Ekonomik Kalkınma ve İşbirliği Örgütü (OECD), Türkiye'nin uluslararası piyasalarda artan güven ortamından tam anlamıyla faydalanabilmesi için enflasyon hedeflerle uyumlu bir patikaya oturana kadar temkinli makroekonomik politikalara devam etmesi gerektiğini bildirdi.
OECD'nin ülke bazlı ekonomik incelemeleri kapsamında yayımladığı “Türkiye İnceleme Raporu”na göre Türkiye ekonomisi son 10 yılda OECD ülkeleri arasında en hızlı büyüyen ekonomilerden biri olurken, yıllık ortalama büyüme oranı yüzde 4,9 seviyesinde gerçekleşti.
Bu süreçte halkın yaşam standartlarında, iş gücü piyasasında ve sosyal göstergelerde kayda değer iyileşmeler sağlandı. 15-64 yaş arası nüfusta iş gücüne katılım oranı 2005 yılında yaklaşık yüzde 50 iken 2023 itibarıyla yüzde 60’a yükseldi; yoksulluk oranı ise yarıya indi.

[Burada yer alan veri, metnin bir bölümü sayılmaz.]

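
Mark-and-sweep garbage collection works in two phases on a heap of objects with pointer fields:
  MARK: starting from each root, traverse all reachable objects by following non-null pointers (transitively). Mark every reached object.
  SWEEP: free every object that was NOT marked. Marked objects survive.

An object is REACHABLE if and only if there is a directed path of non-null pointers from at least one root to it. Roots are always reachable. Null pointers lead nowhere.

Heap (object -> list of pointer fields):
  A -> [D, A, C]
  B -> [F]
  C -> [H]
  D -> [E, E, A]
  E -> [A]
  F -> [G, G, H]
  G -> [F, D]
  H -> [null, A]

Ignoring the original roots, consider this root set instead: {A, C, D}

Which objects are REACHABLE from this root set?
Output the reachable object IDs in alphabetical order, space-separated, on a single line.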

Türkiye, aynı dönemde hava emisyonları, enerji kullanımı, atık oluşumu ve su tüketimi gibi çevresel baskılardan büyük ölçüde ayrışarak çevreci büyüme yönünde ilerleme kaydetti.
Büyüme ve enflasyon tahminleri
OECD, Mayıs 2023 seçimlerinin ardından Türkiye'nin ekonomi politikalarında normalleşme süreci başlattığını ve bu doğrultuda atılan adımların, makroekonomik istikrarın sağlanmasına ve yatırımcı algısının güçlenmesine katkı sunduğunu kaydetti.
Para ve maliye politikalarında benimsenen sıkılaştırıcı yaklaşım sayesinde finansal piyasaların istikrar kazandığı, güven ortamının pekiştiği ve belirsizliklerin azaldığı vurgulandı.
Ancak bu süreçte, daha sıkı finansal koşulların ve kısıtlayıcı maliye politikalarının hane halkı tüketimini sınırlamasıyla birlikte ekonomik faaliyetin yavaşlaması öngörülüyor. Bu çerçevede, Türkiye ekonomisinin 2025 yılında yüzde 3,1, 2026’da ise yüzde 3,9 oranında büyümesi bekleniyor.
Enflasyonun ise 2025 sonunda yüzde 31,4’e, 2026 itibarıyla yüzde 17,3’e gerileyeceği tahmin ediliyor. Bütçe açığının 2026’da GSYH’nin yüzde 2,6’sına kadar düşmesi öngörülüyor.
Yapısal reformlar ve mali disiplin vurgusu
OECD, Türkiye’de sürdürülebilir büyümenin tesis edilmesi için mali disiplinin güçlendirilmesi, harcama verimliliğinin artırılması ve vergi tabanının genişletilmesi gerektiğini belirtti. Ayrıca yapısal reformların, kapsayıcı büyümeyi desteklemesi açısından önem taşıdığına dikkat çekildi.
Raporda, güvenilir ve istikrarlı makroekonomik politika ortamının korunmasının yatırımı ve büyümeyi desteklemek açısından kritik olduğu vurgulanırken, iş gücü hareketliliğini ve girişimciliği engelleyen unsurların kaldırılmasının Türkiye’nin potansiyelinden tam anlamıyla yararlanmasını sağlayacağı ifade edildi.
Cormann: “Türkiye'nin yeni yaklaşımı yatırımcı algısını iyileştirdi”
OECD Genel Sekreteri Mathias Cormann, İstanbul’da düzenlenen rapor tanıtım toplantısında, Türkiye’nin para ve maliye politikalarında izlediği yeni yaklaşımın dış finansman pozisyonu ve yatırımcı algısında iyileşme sağladığını ifade etti.
Cormann, “Para ve maliye politikasının enflasyonda sürdürülebilir düşüşü desteklemesi için kısıtlayıcı kalmaya devam etmesi gerekiyor. Türkiye, son yıllarda OECD ülkeleri içinde en hızlı büyüyenlerden biri oldu. Bu istisnai ilerlemenin üzerine inşa edilmesi ve verimliliğin artırılması kritik öneme sahip.” açıklamasında bulundu.
Cormann ayrıca, “OECD'nin değerli bir kurucu üyesi olarak Türkiye ile ortaklığımızı; kamu maliyesinin iyileştirilmesi, inovasyonun desteklenmesi, kadınların ekonomik fırsatlara erişiminin artırılması ve iklim dönüşümünün hızlandırılması gibi alanlarda sürdürmeyi sabırsızlıkla bekliyoruz.” değerlendirmesinde bulundu.